James Merrill
James Ingram Merrill was born in New York, New York, on March 3, 1926, and grew up in Manhattan and Southampton. He was the son of Charles Merrill, cofounder of the brokerage firm Merrill Lynch, and his second wife, Hellen Ingram. At the age of eight, James was already writing poems, and at age sixteen, while he was in prep school, his father had a book of them privately printed under the title Jim’s Book. His parents divorced in 1939, when he was thirteen.
Merrill attended Amherst College, where he studied under Reuben Brower, who would later, at Harvard, train many renowned critics and teachers of literature. It was also at Amherst that Merrill first met Robert Frost. Merrill’s studies were interrupted by service in the U.S. Army from 1944 to 1945. Another book, The Black Swan, was privately printed in 1946 while he was still in college, and in 1947 he graduated summa cum laude. His undergraduate thesis was on metaphor in the work of Marcel Proust. John Hollander writes that Merrill’s work “was continually reengaging those Proustian themes of the retrieval of lost childhood, the operations of involuntary memory and of an imaginative memory even more mysterious […]”.
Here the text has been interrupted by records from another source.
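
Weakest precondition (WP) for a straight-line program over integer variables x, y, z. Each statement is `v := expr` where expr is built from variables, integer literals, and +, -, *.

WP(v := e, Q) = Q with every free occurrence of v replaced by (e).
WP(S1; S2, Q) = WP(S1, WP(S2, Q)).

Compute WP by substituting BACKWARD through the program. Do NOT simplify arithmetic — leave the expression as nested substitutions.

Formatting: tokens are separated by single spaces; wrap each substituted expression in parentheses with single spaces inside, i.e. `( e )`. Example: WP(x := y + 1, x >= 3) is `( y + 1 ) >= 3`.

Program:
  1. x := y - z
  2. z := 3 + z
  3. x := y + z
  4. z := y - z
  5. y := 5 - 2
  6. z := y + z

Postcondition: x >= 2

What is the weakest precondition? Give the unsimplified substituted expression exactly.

Answer: ( y + ( 3 + z ) ) >= 2

Derivation:
post: x >= 2
stmt 6: z := y + z  -- replace 0 occurrence(s) of z with (y + z)
  => x >= 2
stmt 5: y := 5 - 2  -- replace 0 occurrence(s) of y with (5 - 2)
  => x >= 2
stmt 4: z := y - z  -- replace 0 occurrence(s) of z with (y - z)
  => x >= 2
stmt 3: x := y + z  -- replace 1 occurrence(s) of x with (y + z)
  => ( y + z ) >= 2
stmt 2: z := 3 + z  -- replace 1 occurrence(s) of z with (3 + z)
  => ( y + ( 3 + z ) ) >= 2
stmt 1: x := y - z  -- replace 0 occurrence(s) of x with (y - z)
  => ( y + ( 3 + z ) ) >= 2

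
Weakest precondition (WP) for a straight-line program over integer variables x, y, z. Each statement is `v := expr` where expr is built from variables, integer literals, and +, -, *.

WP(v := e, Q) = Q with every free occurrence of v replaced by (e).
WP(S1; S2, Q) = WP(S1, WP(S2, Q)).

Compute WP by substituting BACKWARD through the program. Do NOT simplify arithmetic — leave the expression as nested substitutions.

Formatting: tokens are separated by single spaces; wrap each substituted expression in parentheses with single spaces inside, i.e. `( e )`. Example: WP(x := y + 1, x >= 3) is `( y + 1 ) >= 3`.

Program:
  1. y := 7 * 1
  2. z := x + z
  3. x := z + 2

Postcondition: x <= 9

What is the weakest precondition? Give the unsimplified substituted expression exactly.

post: x <= 9
stmt 3: x := z + 2  -- replace 1 occurrence(s) of x with (z + 2)
  => ( z + 2 ) <= 9
stmt 2: z := x + z  -- replace 1 occurrence(s) of z with (x + z)
  => ( ( x + z ) + 2 ) <= 9
stmt 1: y := 7 * 1  -- replace 0 occurrence(s) of y with (7 * 1)
  => ( ( x + z ) + 2 ) <= 9

Answer: ( ( x + z ) + 2 ) <= 9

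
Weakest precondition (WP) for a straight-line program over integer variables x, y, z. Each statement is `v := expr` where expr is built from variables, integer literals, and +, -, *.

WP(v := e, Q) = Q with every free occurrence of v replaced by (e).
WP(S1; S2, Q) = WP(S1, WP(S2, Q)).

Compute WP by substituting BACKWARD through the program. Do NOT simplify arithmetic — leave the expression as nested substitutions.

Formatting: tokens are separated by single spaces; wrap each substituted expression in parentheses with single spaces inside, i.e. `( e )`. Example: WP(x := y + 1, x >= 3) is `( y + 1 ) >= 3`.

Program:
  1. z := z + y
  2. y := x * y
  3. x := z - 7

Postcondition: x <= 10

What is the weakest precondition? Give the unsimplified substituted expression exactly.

post: x <= 10
stmt 3: x := z - 7  -- replace 1 occurrence(s) of x with (z - 7)
  => ( z - 7 ) <= 10
stmt 2: y := x * y  -- replace 0 occurrence(s) of y with (x * y)
  => ( z - 7 ) <= 10
stmt 1: z := z + y  -- replace 1 occurrence(s) of z with (z + y)
  => ( ( z + y ) - 7 ) <= 10

Answer: ( ( z + y ) - 7 ) <= 10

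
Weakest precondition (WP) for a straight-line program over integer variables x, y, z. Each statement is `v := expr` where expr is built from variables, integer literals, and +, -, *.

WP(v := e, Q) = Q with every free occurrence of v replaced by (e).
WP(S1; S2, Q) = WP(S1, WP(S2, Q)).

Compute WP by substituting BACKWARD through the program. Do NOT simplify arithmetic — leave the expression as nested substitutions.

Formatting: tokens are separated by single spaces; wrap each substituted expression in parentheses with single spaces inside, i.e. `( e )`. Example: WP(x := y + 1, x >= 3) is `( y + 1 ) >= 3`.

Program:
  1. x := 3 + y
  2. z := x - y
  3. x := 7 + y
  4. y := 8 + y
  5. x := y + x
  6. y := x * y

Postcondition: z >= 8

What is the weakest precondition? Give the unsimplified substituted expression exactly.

post: z >= 8
stmt 6: y := x * y  -- replace 0 occurrence(s) of y with (x * y)
  => z >= 8
stmt 5: x := y + x  -- replace 0 occurrence(s) of x with (y + x)
  => z >= 8
stmt 4: y := 8 + y  -- replace 0 occurrence(s) of y with (8 + y)
  => z >= 8
stmt 3: x := 7 + y  -- replace 0 occurrence(s) of x with (7 + y)
  => z >= 8
stmt 2: z := x - y  -- replace 1 occurrence(s) of z with (x - y)
  => ( x - y ) >= 8
stmt 1: x := 3 + y  -- replace 1 occurrence(s) of x with (3 + y)
  => ( ( 3 + y ) - y ) >= 8

Answer: ( ( 3 + y ) - y ) >= 8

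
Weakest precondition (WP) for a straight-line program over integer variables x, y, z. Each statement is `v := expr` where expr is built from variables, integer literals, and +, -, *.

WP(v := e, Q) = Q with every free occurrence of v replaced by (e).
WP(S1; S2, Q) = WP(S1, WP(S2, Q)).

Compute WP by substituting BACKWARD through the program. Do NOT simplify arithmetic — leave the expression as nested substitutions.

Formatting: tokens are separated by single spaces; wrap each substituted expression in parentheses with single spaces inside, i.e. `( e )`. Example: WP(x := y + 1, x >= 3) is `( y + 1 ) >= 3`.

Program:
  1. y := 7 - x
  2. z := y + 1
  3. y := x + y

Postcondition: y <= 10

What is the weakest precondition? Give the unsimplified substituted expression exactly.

post: y <= 10
stmt 3: y := x + y  -- replace 1 occurrence(s) of y with (x + y)
  => ( x + y ) <= 10
stmt 2: z := y + 1  -- replace 0 occurrence(s) of z with (y + 1)
  => ( x + y ) <= 10
stmt 1: y := 7 - x  -- replace 1 occurrence(s) of y with (7 - x)
  => ( x + ( 7 - x ) ) <= 10

Answer: ( x + ( 7 - x ) ) <= 10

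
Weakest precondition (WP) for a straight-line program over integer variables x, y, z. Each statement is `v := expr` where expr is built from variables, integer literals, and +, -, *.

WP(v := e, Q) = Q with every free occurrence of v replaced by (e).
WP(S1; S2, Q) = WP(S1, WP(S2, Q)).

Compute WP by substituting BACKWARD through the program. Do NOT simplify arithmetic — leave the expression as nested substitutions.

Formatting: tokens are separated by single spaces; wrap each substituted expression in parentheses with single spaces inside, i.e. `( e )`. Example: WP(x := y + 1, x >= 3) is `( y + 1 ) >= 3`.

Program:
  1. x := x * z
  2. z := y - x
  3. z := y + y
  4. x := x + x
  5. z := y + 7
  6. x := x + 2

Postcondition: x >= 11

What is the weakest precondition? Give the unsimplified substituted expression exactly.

Answer: ( ( ( x * z ) + ( x * z ) ) + 2 ) >= 11

Derivation:
post: x >= 11
stmt 6: x := x + 2  -- replace 1 occurrence(s) of x with (x + 2)
  => ( x + 2 ) >= 11
stmt 5: z := y + 7  -- replace 0 occurrence(s) of z with (y + 7)
  => ( x + 2 ) >= 11
stmt 4: x := x + x  -- replace 1 occurrence(s) of x with (x + x)
  => ( ( x + x ) + 2 ) >= 11
stmt 3: z := y + y  -- replace 0 occurrence(s) of z with (y + y)
  => ( ( x + x ) + 2 ) >= 11
stmt 2: z := y - x  -- replace 0 occurrence(s) of z with (y - x)
  => ( ( x + x ) + 2 ) >= 11
stmt 1: x := x * z  -- replace 2 occurrence(s) of x with (x * z)
  => ( ( ( x * z ) + ( x * z ) ) + 2 ) >= 11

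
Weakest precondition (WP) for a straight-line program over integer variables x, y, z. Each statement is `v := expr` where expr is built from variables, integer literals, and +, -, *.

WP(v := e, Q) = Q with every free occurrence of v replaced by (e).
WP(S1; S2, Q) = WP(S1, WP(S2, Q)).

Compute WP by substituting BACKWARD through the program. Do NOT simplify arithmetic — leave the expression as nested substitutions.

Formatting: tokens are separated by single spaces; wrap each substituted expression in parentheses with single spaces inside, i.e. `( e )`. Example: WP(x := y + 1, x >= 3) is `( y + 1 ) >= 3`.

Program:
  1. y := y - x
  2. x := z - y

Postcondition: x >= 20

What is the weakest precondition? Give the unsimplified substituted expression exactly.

post: x >= 20
stmt 2: x := z - y  -- replace 1 occurrence(s) of x with (z - y)
  => ( z - y ) >= 20
stmt 1: y := y - x  -- replace 1 occurrence(s) of y with (y - x)
  => ( z - ( y - x ) ) >= 20

Answer: ( z - ( y - x ) ) >= 20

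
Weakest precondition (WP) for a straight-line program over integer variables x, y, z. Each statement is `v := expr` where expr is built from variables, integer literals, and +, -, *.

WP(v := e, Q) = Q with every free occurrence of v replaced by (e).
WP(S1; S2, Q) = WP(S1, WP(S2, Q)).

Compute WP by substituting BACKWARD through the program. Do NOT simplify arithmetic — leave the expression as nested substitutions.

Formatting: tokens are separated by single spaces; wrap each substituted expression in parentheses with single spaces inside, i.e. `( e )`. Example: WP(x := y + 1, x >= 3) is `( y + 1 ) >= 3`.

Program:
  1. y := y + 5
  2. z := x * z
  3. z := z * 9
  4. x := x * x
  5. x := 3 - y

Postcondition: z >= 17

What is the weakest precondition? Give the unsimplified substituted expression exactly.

Answer: ( ( x * z ) * 9 ) >= 17

Derivation:
post: z >= 17
stmt 5: x := 3 - y  -- replace 0 occurrence(s) of x with (3 - y)
  => z >= 17
stmt 4: x := x * x  -- replace 0 occurrence(s) of x with (x * x)
  => z >= 17
stmt 3: z := z * 9  -- replace 1 occurrence(s) of z with (z * 9)
  => ( z * 9 ) >= 17
stmt 2: z := x * z  -- replace 1 occurrence(s) of z with (x * z)
  => ( ( x * z ) * 9 ) >= 17
stmt 1: y := y + 5  -- replace 0 occurrence(s) of y with (y + 5)
  => ( ( x * z ) * 9 ) >= 17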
Merrill went on to teach for a year at Bard College, then spent the next two and a half years traveling Europe, a period described in his 1993 memoir, A Different Person (Alfred A. Knopf). His first trade book, First Poems, was published by Alfred A. Knopf in 1951 to great acclaim. In 1955, he moved to the small coastal town of Stonington, Connecticut, with his companion David Jackson. (The address of that house, on Water Street, furnished the title for his 1962 book of poems.) In 1956, Merrill used a portion of his inheritance to found the Ingram Merrill Foundation, which has since awarded grants to hundreds of artists and writers. His first novel, the semi-autobiographical Seraglio, was published by Alfred A. Knopf in 1957. Two years later, he and David Jackson moved to a house in Athens, Greece, where they spent part of each year until 1979.
James Merrill’s second novel, The (Diblos) Notebook (Chatto & Windus, 1965) was a finalist for the National Book Award in Fiction. The following year, his poetry collection Nights and Days (Atheneum, 1966) won the National Book Award in Poetry. Merrill went on to earn numerous awards for his poetry, including the first Bobbitt National Prize for Poetry awarded by the Library of Congress for The Inner Room (Alfred A. Knopf, 1988); the National Book Critics Circle Award for his epic poem The Changing Light at Sandover (Atheneum, 1982), later reissued by Knopf in several editions, including a 2006 publication edited by J. D. McClatchy and Stephen Yenser; a second National Book Award for Mirabell: Books of Number (Atheneum, 1978); the Pulitzer Prize for Divine Comedies (Atheneum, 1976); and the Bollingen Prize for Braving the Elements (Atheneum, 1972).
Merrill served as a Chancellor of the Academy from 1979 until his death on February 6, 1995, in Arizona. His final poetry collection, A Scattering of Salts (Alfred A. Knopf, 1995), was published a month later.